Éric Morvillez (responsable du master Patrimoines et cultures numériques) interviendra dans le cadre du séminaire d’archéologie de l’Antiquité tardive organisé à l’université Paris IV-Sorbonne, sur le thème de l’alimentation :

Nouvelles réflexions sur quelques salles de banquet d’Antioche.

À partir des archives en ligne de la mission archéologique d’Antioche-sur-l’Oronte (1932-1938), Éric Morvillez se propose de revenir sur la chronologie et l’interprétation d’une série de salles de réception d’Antioche entre les IIIe et Ve siècles. Le même jour, Fati Béjaoui, de l’Institut National du Patrimoine de Tunis, présentera une mosaïque inédite découverte dans la région de Siliana (Tunisie).

⇓Programme détaillé.seminaire

Lectures publiques à la Maison Jean Vilar : 26 mars 2019

Résultat de recherche d'images pour "maison jean vilar"Les notices des 915 tapuscrits donnés à la BnF par la Chartreuse – Centre national des écritures du spectacle de Villeneuve-lez-Avignon figurent désormais dans le Catalogue général de la BnF. Ce versement constitue l’aboutissement d’un travail auquel avait participé Cyrielle Caubert (promotion 2018) dans le cadre de son stage de master 1, sous la responsabilité de Lenka Bokova.

À cette occasion, une soirée de lecture publique sera organisée le mardi 26 mars, à 18h, à la Maison Jean Vilar (entrée libre et gratuite).

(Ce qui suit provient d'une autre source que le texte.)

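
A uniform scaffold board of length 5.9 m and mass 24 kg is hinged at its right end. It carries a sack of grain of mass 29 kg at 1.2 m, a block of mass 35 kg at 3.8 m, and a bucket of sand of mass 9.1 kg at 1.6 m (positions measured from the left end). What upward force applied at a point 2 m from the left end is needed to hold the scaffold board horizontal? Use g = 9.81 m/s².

F ≈ 804 N

About the right end:
Beam weight: 24 × 9.81 = 235.4 N down at 2.95 m → arm 2.95 m, τ = 235.4 × 2.95 = 694.4 N·m counterclockwise.
Sack of grain: 29 × 9.81 = 284.5 N down at 1.2 m → arm 4.7 m, τ = 284.5 × 4.7 = 1337 N·m counterclockwise.
Block: 35 × 9.81 = 343.4 N down at 3.8 m → arm 2.1 m, τ = 343.4 × 2.1 = 721.1 N·m counterclockwise.
Bucket of sand: 9.1 × 9.81 = 89.27 N down at 1.6 m → arm 4.3 m, τ = 89.27 × 4.3 = 383.9 N·m counterclockwise.
Net moment of the loads = 3136 N·m counterclockwise.
The upward force F acts at a point 2 m from the left end, arm 3.9 m, giving F × 3.9 clockwise.
Στ = 0 ⇒ F × 3.9 = 3136 ⇒ F = 3136 / 3.9 = 804 N.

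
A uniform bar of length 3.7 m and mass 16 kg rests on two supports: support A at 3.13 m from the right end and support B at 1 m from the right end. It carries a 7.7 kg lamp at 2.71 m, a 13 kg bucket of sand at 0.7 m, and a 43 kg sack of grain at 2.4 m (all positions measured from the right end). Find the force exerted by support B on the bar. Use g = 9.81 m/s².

R_B ≈ 399 N

Sum moments about support A (its reaction then has zero moment arm).
Beam weight: 16 × 9.81 = 157 N down at 1.85 m → arm 1.28 m, τ = 157 × 1.28 = 201 N·m clockwise.
Lamp: 7.7 × 9.81 = 75.54 N down at 2.71 m → arm 0.42 m, τ = 75.54 × 0.42 = 31.73 N·m clockwise.
Bucket of sand: 13 × 9.81 = 127.5 N down at 0.7 m → arm 2.43 m, τ = 127.5 × 2.43 = 309.8 N·m clockwise.
Sack of grain: 43 × 9.81 = 421.8 N down at 2.4 m → arm 0.73 m, τ = 421.8 × 0.73 = 307.9 N·m clockwise.
Net load moment about support A = 850.4 N·m clockwise.
Reaction R at support B is upward at 1 m, arm 2.13 m → moment R × 2.13 counterclockwise.
For rotational equilibrium, R × 2.13 = 850.4, so R = 399 N.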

Les textes seront choisis parmi les 915 tapuscrits et présentés par les élèves en classe terminale du lycée Frédéric Mistral (Avignon), sous la direction de Christian Giriat.

La cartographie parcellaire dans les campagnes d’Ancien Régime (Europe, Amérique, Asie) : Rennes, 21-23 mars 2019

La cartographie parcellaire dans les campagnes d’Ancien Régime (Europe, Amériques, Asie) : de la production aux usages

Land-Plot Mapping in Early Modern Rural Societies (Europe, Americas, Asia): from production to uses

Rennes, 21-23 mars 2019.

Voir le programme complet.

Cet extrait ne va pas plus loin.